FAA to Issue New Rest Rules for Air Traffic Controllers Following a Series of Near-Miss Incidents

By Trisha Andrada

Apr 20, 2024 06:42 AM EDT

The Federal Aviation Administration (FAA) on Friday announced new rules for air traffic controllers to rest at least 10 hours between shifts and 12 hours before a midnight shift. The changes will be implemented within 90 days. 

air traffic controllers
FAA ordered air traffic controllers to rest at least 10 hours between shifts and 12 hours before a midnight shift. 
(Photo : LISELOTTE SABROE/Ritzau Scanpix/AFP via Getty Images)

FAA to Release New Rest Rules to Address the Dangers of Exhaustion for Air Traffic Controllers 

The FAA said the new rules aim to reduce fatigue among air traffic controllers after several close calls last year that raised concerns about the safety of the US air travel system.

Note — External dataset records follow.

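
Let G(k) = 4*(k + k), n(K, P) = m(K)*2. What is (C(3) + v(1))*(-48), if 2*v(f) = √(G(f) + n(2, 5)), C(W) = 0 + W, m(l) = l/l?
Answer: -144 - 24*√10 ≈ -219.89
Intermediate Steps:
m(l) = 1
n(K, P) = 2 (n(K, P) = 1*2 = 2)
G(k) = 8*k (G(k) = 4*(2*k) = 8*k)
C(W) = W
v(f) = √(2 + 8*f)/2 (v(f) = √(8*f + 2)/2 = √(2 + 8*f)/2)
(C(3) + v(1))*(-48) = (3 + √(2 + 8*1)/2)*(-48) = (3 + √(2 + 8)/2)*(-48) = (3 + √10/2)*(-48) = -144 - 24*√10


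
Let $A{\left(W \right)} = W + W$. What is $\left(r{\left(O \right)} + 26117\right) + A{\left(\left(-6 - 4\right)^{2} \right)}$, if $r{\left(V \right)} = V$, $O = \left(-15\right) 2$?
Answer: $26287$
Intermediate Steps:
$O = -30$
$A{\left(W \right)} = 2 W$
$\left(r{\left(O \right)} + 26117\right) + A{\left(\left(-6 - 4\right)^{2} \right)} = \left(-30 + 26117\right) + 2 \left(-6 - 4\right)^{2} = 26087 + 2 \left(-10\right)^{2} = 26087 + 2 \cdot 100 = 26087 + 200 = 26287$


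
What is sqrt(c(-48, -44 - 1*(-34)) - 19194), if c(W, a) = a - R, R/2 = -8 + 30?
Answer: 4*I*sqrt(1203) ≈ 138.74*I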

The New York Times reported that the announcement came following recommendations from a 114-page report the FAA commissioned in December, in which an expert panel assessed the risks associated with air traffic controller fatigue.

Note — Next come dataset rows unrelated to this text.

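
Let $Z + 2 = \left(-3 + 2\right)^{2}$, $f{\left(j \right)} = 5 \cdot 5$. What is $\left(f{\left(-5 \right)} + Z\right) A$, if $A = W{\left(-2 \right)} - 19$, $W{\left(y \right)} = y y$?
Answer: $-360$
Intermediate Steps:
$f{\left(j \right)} = 25$
$Z = -1$ ($Z = -2 + \left(-3 + 2\right)^{2} = -2 + \left(-1\right)^{2} = -2 + 1 = -1$)
$W{\left(y \right)} = y^{2}$
$A = -15$ ($A = \left(-2\right)^{2} - 19 = 4 - 19 = -15$)
$\left(f{\left(-5 \right)} + Z\right) A = \left(25 - 1\right) \left(-15\right) = 24 \left(-15\right) = -360$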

The panel was established after a series of near collisions on the runways. The panel found that air traffic controllers' fatigue from lack of rest impairs their alertness and threatens air traffic safety. 

near-miss incident on April 18 at Reagan National Airport underscored the need for this schedule adjustment. Controllers assigned two commercial planes on the same runway, leading to a near collision. The planes were a mere 400 feet apart.

"We are committed to a sustained effort to address controller fatigue and ensure our airspace is the safest in the world," FAA Administrator Mike Whitaker said in a statement on Friday.

Based on their sleep logs, some air traffic controllers slept less than 2.5 hours between their day and night shifts on the same calendar day. Whitaker said the new policy will be put into effect within three months.

While the agency strives to expand the number of controllers on payroll, he also mentioned that controllers' timetables would still include overtime tasks.

Read Also: United Airlines Slashes Reliance on Boeing Planes After Reporting $124 Million Loss

Labor Union Says FAA Changes May Increase Work Fatigue

CNN reported that the National Air Traffic Controllers Association (NATCA) deemed fatigue a significant issue but warned that the FAA's proposed changes could lead to further on-the-job exhaustion.

"NATCA is concerned that with an already understaffed controller workforce, immediate application of the Administrator's new rules may lead to coverage holes in air traffic facilities' schedules," the labor union said in a statement. 

It added that "requiring controllers to work mandatory overtime to fill those holes would increase fatigue and make the new policy nothing more than window dressing." 

The union has also voiced concerns that sudden changes to the scheduling agreements for this year could "disrupt the lives of controllers."